The company is effectively a one-man show run by Gary Barnier, former director of Opal Aged Care.
He is also a board member of the department's Aged Care Financing Authority. Department deputy secretary Michael Lye told a Senate estimates hearing Mr Barnier received the grants due to "real world" experience running services.
"And we need, in the department, real world experience to understand the practical viability of individual facilities that might be at risk," he said.
Labor senator Kristina Keneally said Mr Barnier's experience included being the chief executive of Domain Principal Group, which ran a Sydney nursing home where a staff member pleaded guilty to lighting a fire where nine residents died.
A resident was found with maggots in her mouth at a Raymond Terrace nursing home run by Opal when Mr Barnier led the company.
Jayne Carter said an inquiry was "imperative" after she was told by staff at the Opal Raymond Terrace Gardens nursing home that they found maggots in her mother Shirley's mouth. Shirley died at the nursing home in October 2016. Mr Barnier at the time told the ABC that the Raymond Terrace management involved in the case at the time had been dismissed, and that they supported an inquest into the sector.

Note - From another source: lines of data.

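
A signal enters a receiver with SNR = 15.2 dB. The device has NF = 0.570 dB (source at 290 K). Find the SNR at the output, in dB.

By definition F = SNR_in/SNR_out, so in dB: SNR_out = SNR_in − NF
SNR_out = 15.2 − 0.570 = 14.630 dB

14.630 dB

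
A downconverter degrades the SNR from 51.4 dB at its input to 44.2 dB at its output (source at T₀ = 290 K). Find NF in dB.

7.2 dB

NF (dB) = SNR_in(dB) − SNR_out(dB) when the source is at T₀
NF = 51.4 − 44.2 = 7.2 dB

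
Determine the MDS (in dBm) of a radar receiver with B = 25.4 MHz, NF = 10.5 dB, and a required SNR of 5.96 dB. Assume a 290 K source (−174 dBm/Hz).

Sensitivity = −174 + 10 log₁₀(B) + NF + SNR_min
= −174 + 74.05 + 10.5 + 5.96
= −83.49 dBm → −83.5 dBm

−83.5 dBm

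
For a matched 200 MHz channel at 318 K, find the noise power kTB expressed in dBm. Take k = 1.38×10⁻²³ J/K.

−90.6 dBm

P_n = kTB = 1.38×10⁻²³ × 318 × 2.00×10⁸ = 8.78×10⁻¹³ W
In dBm: 10 log₁₀(8.78×10⁻¹³ / 10⁻³) = −90.6 dBm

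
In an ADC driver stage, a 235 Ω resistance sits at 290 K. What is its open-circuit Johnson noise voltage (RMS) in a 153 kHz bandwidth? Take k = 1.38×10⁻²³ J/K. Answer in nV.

759 nV

V_n = √(4kTRB)
4kTRB = 4 × 1.38×10⁻²³ × 290 × 2.35×10² × 1.53×10⁵ = 5.76×10⁻¹³ V²
V_n = √(5.76×10⁻¹³) = 7.59×10⁻⁷ V = 759 nV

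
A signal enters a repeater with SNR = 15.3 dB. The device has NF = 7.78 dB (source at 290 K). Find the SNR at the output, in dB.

By definition F = SNR_in/SNR_out, so in dB: SNR_out = SNR_in − NF
SNR_out = 15.3 − 7.78 = 7.52 dB

7.52 dB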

Senator Keneally said he also had bullying allegations levelled at him while in that role. "Is this the kind of real world experience the department was looking for?"
Aged Care Minister Richard Colbeck said he was aware of the issues but couldn't say if this was before the $900,000 in contracts had been awarded to Mr Barnier.
Mr Lye said the department had been aware of the bullying allegations but no findings were made against Mr Barnier. But Senator Keneally said he had left the company before the investigation was finalised. Mr Lye insisted due diligence was followed, saying Mr Barnier had helped identify aged care homes at financial risk.
"In our view, he has the appropriate skills and he has demonstrated the appropriate skill set to enable us to do that task," he told senators. "We are very, very focused at this particular point in time in preventing organisations from ending up in administration and closing and leaving residents without a home."